Loyola University to build new home for business school

By Catholic New World
Sunday, April 14, 2013

The Gold Coast will get two new buildings on the block of State Street between Chestnut and Pearson, thanks to Loyola University Chicago’s plan to build a new, 10-story home for the Quinlan School of Business.

The $67 million business school building will be built with the help of a $40 million gift from Michael R. Quinlan, Loyola alumnus, former CEO of McDonald’s and current chairman of Loyola’s board of directors. Additional funding is coming from the sale of a surface parking lot at State and Chestnut, which will be the site of a 35-story residential building, to be built by a private developer.
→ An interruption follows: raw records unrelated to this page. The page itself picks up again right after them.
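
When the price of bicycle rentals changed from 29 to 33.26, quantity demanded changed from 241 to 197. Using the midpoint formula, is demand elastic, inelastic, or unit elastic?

elastic

Arc ε ≈ -1.468.
|ε| = 1.47 > 1.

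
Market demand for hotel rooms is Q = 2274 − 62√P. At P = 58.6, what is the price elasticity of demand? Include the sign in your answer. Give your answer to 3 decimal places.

At P = 58.6, Q = 1799.386.
dQ/dP = −62/(2√P) = -4.050.
ε = (dQ/dP)(P/Q) = (-4.050)(58.6/1799.386).

-0.132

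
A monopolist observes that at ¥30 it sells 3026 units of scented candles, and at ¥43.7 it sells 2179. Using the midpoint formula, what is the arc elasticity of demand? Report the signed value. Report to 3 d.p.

ΔQ = 2179 − 3026 = -847; ΔP = 43.7 − 30 = 13.7.
Midpoints: P̄ = 36.85, Q̄ = 2602.5.
ε = (ΔQ/ΔP)(P̄/Q̄) = (-847/13.7)(36.85/2602.5).

-0.875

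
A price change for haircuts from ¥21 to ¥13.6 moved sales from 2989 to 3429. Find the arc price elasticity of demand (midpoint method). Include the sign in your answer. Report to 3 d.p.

ΔQ = 3429 − 2989 = 440; ΔP = 13.6 − 21 = -7.4.
Midpoints: P̄ = 17.30, Q̄ = 3209.0.
ε = (ΔQ/ΔP)(P̄/Q̄) = (440/-7.4)(17.30/3209.0).

-0.321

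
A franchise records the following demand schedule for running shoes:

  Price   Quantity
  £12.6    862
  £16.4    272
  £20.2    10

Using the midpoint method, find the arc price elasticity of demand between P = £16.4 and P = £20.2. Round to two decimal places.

At P = 16.4, Q = 272; at P = 20.2, Q = 10.
ΔQ = -262, ΔP = 3.8. Midpoints: P̄ = 18.30, Q̄ = 141.0.
ε = (ΔQ/ΔP)(P̄/Q̄) = (-262/3.8)(18.30/141.0).

-8.95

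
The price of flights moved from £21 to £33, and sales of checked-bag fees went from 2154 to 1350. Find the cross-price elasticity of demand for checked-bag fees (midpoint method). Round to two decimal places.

ΔQ_x = 1350 − 2154 = -804; ΔP_y = 33 − 21 = 12.
Midpoints: P̄_y = 27.00, Q̄_x = 1752.0.
ε_xy = (ΔQ_x/ΔP_y)(P̄_y/Q̄_x) = (-804/12)(27.00/1752.0).
ε_xy < 0, so the goods are complements.

-1.03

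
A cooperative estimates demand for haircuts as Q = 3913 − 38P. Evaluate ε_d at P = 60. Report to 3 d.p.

-1.396

At P = 60, Q = 1633.
dQ/dP = −38.
ε = (dQ/dP)(P/Q) = (-38)(60/1633).
|ε| > 1, so demand is elastic at this price.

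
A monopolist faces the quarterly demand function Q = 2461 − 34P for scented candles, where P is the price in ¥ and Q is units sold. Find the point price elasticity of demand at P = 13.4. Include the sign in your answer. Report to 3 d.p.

At P = 13.4, Q = 2005.400.
dQ/dP = −34.
ε = (dQ/dP)(P/Q) = (-34)(13.4/2005.400).

-0.227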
The existing business school facility will become a library for Loyola’s downtown campus.

The projects won approval from the Chicago City Council’s Zoning Committee on March 26 after dozens of community meetings. Input from neighbors led to several design changes, according to Loyola officials. The full City Council is expected to vote this month, with groundbreaking scheduled for fall.

It will likely get City Council approval, as it has the support of 2nd Ward Ald. Bob Fioretti, in whose ward the project falls.

The new business school is planned to open in late summer of 2015.

According to media reports, Loyola attorney Jack Lawler said a sidewalk arcade was added along State Street to “enhance the pedestrian experience,” and the exterior of the residential tower was changed from reflective glass to metal and glass. Campus security officers will be relocated to a nowshuttered liquor store to have more of a presence in the area.

In addition, loading and deliveries for the residential building will be done in an off-street area, so as not to increase traffic congestion. The building is designed to appeal to residents who use public transit, with only 162 parking spaces for 367 units.

Loyola vice president of capital planning Wayne Magdiarz said the university did its best to minimize the impact on an already congested area. The plan will not increase the number of Loyola students living or studying in the neighborhood; it will simply provide better facilities for the students the school already has.